GRAMMATICAL DEVELOPMENT. M.Tomasello documents the fact that young children's early multi-word productions are highly concrete, being based on particular words and phrases, not on innate and abstract linguistic categories; gradual and word-specific grammatical development is widespread. N.Akhtar's data show that young children up to beyond three years treat new verbs idiosyncratically, differently from other verbs in their vocabulary. She argues that these results cannot be explained by a parameter-setting approach in which innate and abstract verb-general structures are simply triggered by the environment. Children learn the appropriate use of grammatical relations (e.g. word order) on a verb-by-verb basis. The overall claim is that learning of syntactic structure is data-driven. K.Köpcke, on the basis of plural marking in English and German, argues for a model which eliminates the strict division between the grammar on the one hand, which covers regular productive morphology (e.g. how most English verbs form their past tense), and the lexicon on the other hand, in which all exceptions to regular processes are stored.
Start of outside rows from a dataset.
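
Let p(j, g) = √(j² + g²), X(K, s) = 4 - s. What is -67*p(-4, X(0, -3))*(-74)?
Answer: 4958*√65 ≈ 39973.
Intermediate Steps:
p(j, g) = √(g² + j²)
-67*p(-4, X(0, -3))*(-74) = -67*√((4 - 1*(-3))² + (-4)²)*(-74) = -67*√((4 + 3)² + 16)*(-74) = -67*√(7² + 16)*(-74) = -67*√(49 + 16)*(-74) = -67*√65*(-74) = 4958*√65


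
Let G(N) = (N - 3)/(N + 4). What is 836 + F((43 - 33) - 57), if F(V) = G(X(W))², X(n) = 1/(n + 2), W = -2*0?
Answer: 67741/81 ≈ 836.31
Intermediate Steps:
W = 0
X(n) = 1/(2 + n)
G(N) = (-3 + N)/(4 + N)
F(V) = 25/81 (F(V) = ((-3 + 1/(2 + 0))/(4 + 1/(2 + 0)))² = ((-3 + 1/2)/(4 + 1/2))² = ((-3 + ½)/(4 + ½))² = (-5/2/(9/2))² = ((2/9)*(-5/2))² = (-5/9)² = 25/81)
836 + F((43 - 33) - 57) = 836 + 25/81 = 67741/81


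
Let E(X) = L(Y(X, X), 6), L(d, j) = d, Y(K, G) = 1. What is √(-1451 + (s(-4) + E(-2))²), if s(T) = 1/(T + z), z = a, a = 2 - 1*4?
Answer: I*√52211/6 ≈ 38.083*I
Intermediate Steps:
a = -2 (a = 2 - 4 = -2)
z = -2
s(T) = 1/(-2 + T) (s(T) = 1/(T - 2) = 1/(-2 + T))
E(X) = 1
√(-1451 + (s(-4) + E(-2))²) = √(-1451 + (1/(-2 - 4) + 1)²) = √(-1451 + (1/(-6) + 1)²) = √(-1451 + (-⅙ + 1)²) = √(-1451 + (⅚)²) = √(-1451 + 25/36) = √(-52211/36) = I*√52211/6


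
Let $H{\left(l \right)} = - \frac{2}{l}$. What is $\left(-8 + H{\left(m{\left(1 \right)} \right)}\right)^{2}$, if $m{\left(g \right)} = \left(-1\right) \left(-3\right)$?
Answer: $\frac{676}{9} \approx 75.111$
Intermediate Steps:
$m{\left(g \right)} = 3$
$\left(-8 + H{\left(m{\left(1 \right)} \right)}\right)^{2} = \left(-8 - \frac{2}{3}\right)^{2} = \left(- \frac{26}{3}\right)^{2} = \frac{676}{9}$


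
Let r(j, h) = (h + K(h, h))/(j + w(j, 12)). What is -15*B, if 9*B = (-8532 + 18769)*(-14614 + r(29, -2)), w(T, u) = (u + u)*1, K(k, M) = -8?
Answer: 13215148040/53 ≈ 2.4934e+8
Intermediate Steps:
w(T, u) = 2*u (w(T, u) = (2*u)*1 = 2*u)
r(j, h) = (-8 + h)/(24 + j) (r(j, h) = (h - 8)/(j + 2*12) = (-8 + h)/(j + 24) = (-8 + h)/(24 + j))
B = -2643029608/159 (B = ((-8532 + 18769)*(-14614 + (-8 - 2)/(24 + 29)))/9 = (10237*(-14614 - 10/53))/9 = (10237*(-774552/53))/9 = (1/9)*(-7929088824/53) = -2643029608/159 ≈ -1.6623e+7)
-15*B = -15*(-2643029608/159) = 13215148040/53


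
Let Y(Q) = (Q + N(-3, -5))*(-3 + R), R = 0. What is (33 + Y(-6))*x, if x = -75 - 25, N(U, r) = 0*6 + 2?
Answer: -4500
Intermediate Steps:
N(U, r) = 2 (N(U, r) = 0 + 2 = 2)
x = -100
Y(Q) = -6 - 3*Q (Y(Q) = (Q + 2)*(-3 + 0) = (2 + Q)*(-3) = -6 - 3*Q)
(33 + Y(-6))*x = (33 + (-6 - 3*(-6)))*(-100) = (33 + (-6 + 18))*(-100) = (33 + 12)*(-100) = 45*(-100) = -4500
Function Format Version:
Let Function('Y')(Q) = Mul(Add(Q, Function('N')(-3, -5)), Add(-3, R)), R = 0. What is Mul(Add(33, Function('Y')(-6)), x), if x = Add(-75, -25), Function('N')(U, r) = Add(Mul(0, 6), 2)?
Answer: -4500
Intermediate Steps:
Function('N')(U, r) = 2 (Function('N')(U, r) = Add(0, 2) = 2)
x = -100
Function('Y')(Q) = Add(-6, Mul(-3, Q)) (Function('Y')(Q) = Mul(Add(Q, 2), Add(-3, 0)) = Mul(Add(2, Q), -3) = Add(-6, Mul(-3, Q)))
Mul(Add(33, Function('Y')(-6)), x) = Mul(Add(33, Add(-6, Mul(-3, -6))), -100) = Mul(Add(33, Add(-6, 18)), -100) = Mul(Add(33, 12), -100) = Mul(45, -100) = -4500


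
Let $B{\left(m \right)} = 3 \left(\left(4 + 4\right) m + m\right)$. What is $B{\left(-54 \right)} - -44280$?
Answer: $42822$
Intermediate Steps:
$B{\left(m \right)} = 27 m$ ($B{\left(m \right)} = 3 \left(8 m + m\right) = 3 \cdot 9 m = 27 m$)
$B{\left(-54 \right)} - -44280 = 27 \left(-54\right) - -44280 = -1458 + 44280 = 42822$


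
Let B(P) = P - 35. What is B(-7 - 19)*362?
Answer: -22082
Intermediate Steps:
B(P) = -35 + P
B(-7 - 19)*362 = (-35 + (-7 - 19))*362 = (-35 - 26)*362 = -61*362 = -22082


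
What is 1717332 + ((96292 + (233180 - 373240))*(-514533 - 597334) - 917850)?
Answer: 48664994338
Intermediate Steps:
1717332 + ((96292 + (233180 - 373240))*(-514533 - 597334) - 917850) = 1717332 + ((96292 - 140060)*(-1111867) - 917850) = 1717332 + (-43768*(-1111867) - 917850) = 1717332 + (48664194856 - 917850) = 1717332 + 48663277006 = 48664994338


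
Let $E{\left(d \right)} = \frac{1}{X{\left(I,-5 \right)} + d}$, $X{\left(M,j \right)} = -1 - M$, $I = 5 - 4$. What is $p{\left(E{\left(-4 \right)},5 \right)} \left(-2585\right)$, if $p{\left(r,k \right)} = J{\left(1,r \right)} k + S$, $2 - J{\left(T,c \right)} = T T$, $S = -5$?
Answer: $0$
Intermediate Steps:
$I = 1$ ($I = 5 - 4 = 1$)
$E{\left(d \right)} = \frac{1}{-2 + d}$ ($E{\left(d \right)} = \frac{1}{\left(-1 - 1\right) + d} = \frac{1}{-2 + d}$)
$J{\left(T,c \right)} = 2 - T^{2}$ ($J{\left(T,c \right)} = 2 - T T = 2 - T^{2}$)
$p{\left(r,k \right)} = -5 + k$ ($p{\left(r,k \right)} = \left(2 - 1^{2}\right) k - 5 = \left(2 - 1\right) k - 5 = 1 k - 5 = k - 5 = -5 + k$)
$p{\left(E{\left(-4 \right)},5 \right)} \left(-2585\right) = \left(-5 + 5\right) \left(-2585\right) = 0 \left(-2585\right) = 0$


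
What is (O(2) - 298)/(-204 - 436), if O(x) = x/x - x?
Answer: 299/640 ≈ 0.46719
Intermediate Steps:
O(x) = 1 - x
(O(2) - 298)/(-204 - 436) = ((1 - 1*2) - 298)/(-204 - 436) = ((1 - 2) - 298)/(-640) = (-1 - 298)*(-1/640) = -299*(-1/640) = 299/640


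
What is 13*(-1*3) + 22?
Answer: -17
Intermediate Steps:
13*(-1*3) + 22 = 13*(-3) + 22 = -39 + 22 = -17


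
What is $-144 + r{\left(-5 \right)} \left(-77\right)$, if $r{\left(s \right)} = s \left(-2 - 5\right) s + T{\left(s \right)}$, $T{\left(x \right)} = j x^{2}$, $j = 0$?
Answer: $13331$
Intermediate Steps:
$T{\left(x \right)} = 0$ ($T{\left(x \right)} = 0 x^{2} = 0$)
$r{\left(s \right)} = - 7 s^{2}$ ($r{\left(s \right)} = s \left(-2 - 5\right) s + 0 = s \left(-7\right) s + 0 = - 7 s s + 0 = - 7 s^{2} + 0 = - 7 s^{2}$)
$-144 + r{\left(-5 \right)} \left(-77\right) = -144 + - 7 \left(-5\right)^{2} \left(-77\right) = -144 + \left(-7\right) 25 \left(-77\right) = -144 - -13475 = -144 + 13475 = 13331$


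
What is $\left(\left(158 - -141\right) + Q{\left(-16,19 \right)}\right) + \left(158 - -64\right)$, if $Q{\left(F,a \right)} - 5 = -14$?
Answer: $512$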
L.Bloom and co-authors reinforce this message with their conclusion that the acquisition of the syntax of complementation was lexically specific. Rather than learning a general rule for complementation per se, or even separate rules for Wh-complements, S-complements, to-complements, if-complements, and so forth, the children's grammatical knowledge was specific to the matrix verbs. D.Slobin shows that there is too much cross-linguistic variability for the human species to have any preconceived ideas about what kinds of notions will and will not be indicated by grammatical rather than by lexical items.